En el primer piso un hombre con pantalones oscuros
de ceremonia y camiseta blanca ajustada, ceñida a la piel, salió de un
dormitorio con una toalla sobre los hombros. Ostentaba una perilla gris aristocrática
y usaba tirantes además de cinturón. A lo lejos gorgoteaba una cañería, y los escarabajos
chocaban contra una bombilla desnuda. El mendigo estuvo hablándole con seriedad
y mientras hablaba la luz se apagó del todo y después fluctuó de modo
deficiente. El rellano de la escalera estaba lleno de mecedoras, escritos con
tiza en una gran pizarra figuraban los nombres de los huéspedes: tres tan sólo
para veinte habitaciones. El mendigo se dirigió a su acompañante.
-El
caballero -le anunció- no está aquí. Lo dice el gerente. ¿Le esperaremos?
Entraron en un gran dormitorio desmantelado con piso
de baldosas. La pequeña cama negra de hierro parecía un objeto que alguien
hubiese dejado por descuido al partir. Ambos sentáronse en ella uno al lado del
otro y aguardaron. Los escarabajos entraban disparados por los resquicios de la
alambrera.
-Es un hombre muy importante -aseveró el mendigo-.
Es primo del gobernador; le puede proporcionar a usted de todo en absoluto.
Pero, desde luego, hace falta que le presente alguien de confianza.
-¿Y él se
fía de usted?
-Trabajé
para él en otro tiempo -y agregó con franqueza-: Tiene que fiarse de mí.
-¿Lo
sabe el gobernador?
-No, por
supuesto. Es hombre difícil.
De
cuando en cuando las cañerías del agua absorbían ruidosamente.
-Y ¿por
qué había de fiarse de mí?
-Oh, cualquiera puede adivinar a un bebedor. Usted
querrá volver por más. Vende buen género. Lo mejor es que me dé los quince
pesos. -Los contó con cuidado dos veces-. Le conseguiré una botella del mejor
aguardiente de Veracruz. Ya lo verá usted.
La luz se apagó, y ambos quedaron sentados en la
oscuridad. La cama crujió al moverse uno de ellos.
-No
quiero aguardiente -pronunció una voz-. Al menos, no mucho.
-¿Qué
quiere usted entonces?
-Ya se
lo dije a usted: vino.
-El vino
es muy caro.
-Eso no
importa. Vino o nada.
-¿Vino
de membrillo?
-No, no.
Vino francés.
-A veces
tiene vino de California.
-Ése
servirá.
-Por
supuesto; él lo adquiere por nada. De la Aduana.
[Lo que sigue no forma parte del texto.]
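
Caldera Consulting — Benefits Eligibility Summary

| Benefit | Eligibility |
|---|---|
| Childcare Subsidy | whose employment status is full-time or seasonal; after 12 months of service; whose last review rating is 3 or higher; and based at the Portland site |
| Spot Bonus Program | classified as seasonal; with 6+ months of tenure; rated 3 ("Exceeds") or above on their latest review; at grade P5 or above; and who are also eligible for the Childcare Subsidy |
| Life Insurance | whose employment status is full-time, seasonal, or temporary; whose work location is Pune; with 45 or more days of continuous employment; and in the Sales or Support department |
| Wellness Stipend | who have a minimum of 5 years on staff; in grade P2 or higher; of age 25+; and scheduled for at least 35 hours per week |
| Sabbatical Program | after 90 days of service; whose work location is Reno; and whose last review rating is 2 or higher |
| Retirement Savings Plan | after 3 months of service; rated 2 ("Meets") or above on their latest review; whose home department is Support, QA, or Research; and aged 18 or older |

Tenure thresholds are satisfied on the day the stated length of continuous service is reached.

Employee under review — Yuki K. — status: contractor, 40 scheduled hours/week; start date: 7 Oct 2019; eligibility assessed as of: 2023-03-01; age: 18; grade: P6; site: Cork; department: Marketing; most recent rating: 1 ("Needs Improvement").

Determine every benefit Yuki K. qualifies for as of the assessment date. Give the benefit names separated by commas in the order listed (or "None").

None

Service from 7 Oct 2019 to 2023-03-01: 1241 days.
Childcare Subsidy — status contractor ✗ (requires full-time or seasonal) → not eligible.
Spot Bonus Program — status contractor ✗ (requires seasonal) → not eligible.
Life Insurance — status contractor ✗ (requires full-time, seasonal, or temporary) → not eligible.
Wellness Stipend — service 1241 days < 5 years (≈1825 days) ✗ → not eligible.
Sabbatical Program — service 1241 days ≥ 90 days ✓; site Cork ✗ (not Reno) → not eligible.
Retirement Savings Plan — service 1241 days ≥ 3 months (≈90 days) ✓; rating 1 < 2 ✗ → not eligible.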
La dínamo empezó a latir de nuevo y la luz se
encendió débilmente. Se abrió la puerta y el gerente llamó por señas al
mendigo; comenzó una larga conversación. El hombre vestido de dril se echó
hacia atrás en la cama. Su mentón tenía cortes en varios sitios que habían sido
afeitados con insistencia excesiva; tenía la cara macilenta y enfermiza; daba
la impresión de que había sido rechoncho y carirredondo, pero que se había
demacrado. Tenía el aspecto de un hombre de negocios caído en la miseria. Volvió
el mendigo, diciendo:
-El caballero está ocupado, pero volverá pronto. El
gerente ha mandado a un muchacho a buscarlo.
-¿Dónde
está?
-No se le puede interrumpir. Juega al billar con el
jefe de Policía. -Volvió a la cama aplastando dos escarabajos con sus pies
desnudos. Comentó-: Éste es un hotel magnífico. ¿Dónde se aloja usted? Usted es
forastero, ¿no? -Este caballero es muy influyente. Sería muy conveniente
ofrecerle de beber. Después de todo, usted no querrá llevárselo todo consigo.
Puede usted beber aquí como en otro lugar cualquiera.
-Me
gustaría guardar un poco... para llevar a casa.
-Es lo
mismo. Yo digo que “casa” es donde hay una silla y un vaso.
Entonces volvió a apagarse la luz, y el horizonte iluminado
por los relámpagos se hinchaba como una cortina. Los truenos atravesaban la
rejilla mosquitero desde muy lejos, parecidos al ruido que se percibe desde el
otro extremo de la ciudad cuando ha empezado la corrida de toros del domingo. El
mendigo preguntó en tono confidencial:
-¿Cuál
es su oficio?
-Oh,
aprovecho lo que puedo... y donde puedo.